Low funding levels may mean big increases in students' out-of-pocket expenses

New consumer habits that don't include buying lottery tickets are hurting scholarship programs in eight states and leading local legislators to consider major cuts, the Associated Press reports. 

Eight states use lottery revenue to fund higher education scholarships, while more than 24 designate the funds for general education purposes. But falling ticket sales and rising tuition prices mean there's less money to go around. 

Strategic allocation of endowed scholarships

In New Mexico, the lottery program pays about 90% of tuition for eligible students: those who maintain a 2.5 GPA and those who complete no less than 15 credit hours per semester at a four-year institution. Nearly half of first-time, full-time students at the University of New Mexico (UNM) receive scholarships from the lottery program.

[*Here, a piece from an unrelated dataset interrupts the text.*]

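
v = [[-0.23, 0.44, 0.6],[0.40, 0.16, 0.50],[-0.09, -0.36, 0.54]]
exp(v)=[[0.83, 0.29, 0.83], [0.35, 1.12, 0.84], [-0.19, -0.53, 1.52]]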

Lottery ticket sale revenue has flattened off at approximately $40 million per year in the state, while eligible students' tuition costs are estimated to hit about $65 million annually.

If more money isn't found, UNM students will likely have to pay about $1,700 more each year out of their own pockets, says Terry Babbitt, an associate VP at the institution.

Lawmakers are considering raising the eligibility bar or reducing the amount of aid awarded.

Tennessee, Georgia, Arkansas, Kentucky, South Carolina, and West Virginia are all facing similar drops in lottery ticket sales.

To address the issue, Tennessee established an endowment to fund scholarships via earnings and interest, a move experts say may provide short-term relief, while Georgia enacted changes in 2011 that led to 25% fewer students qualifying for its program (AP/New York Times, 3/2).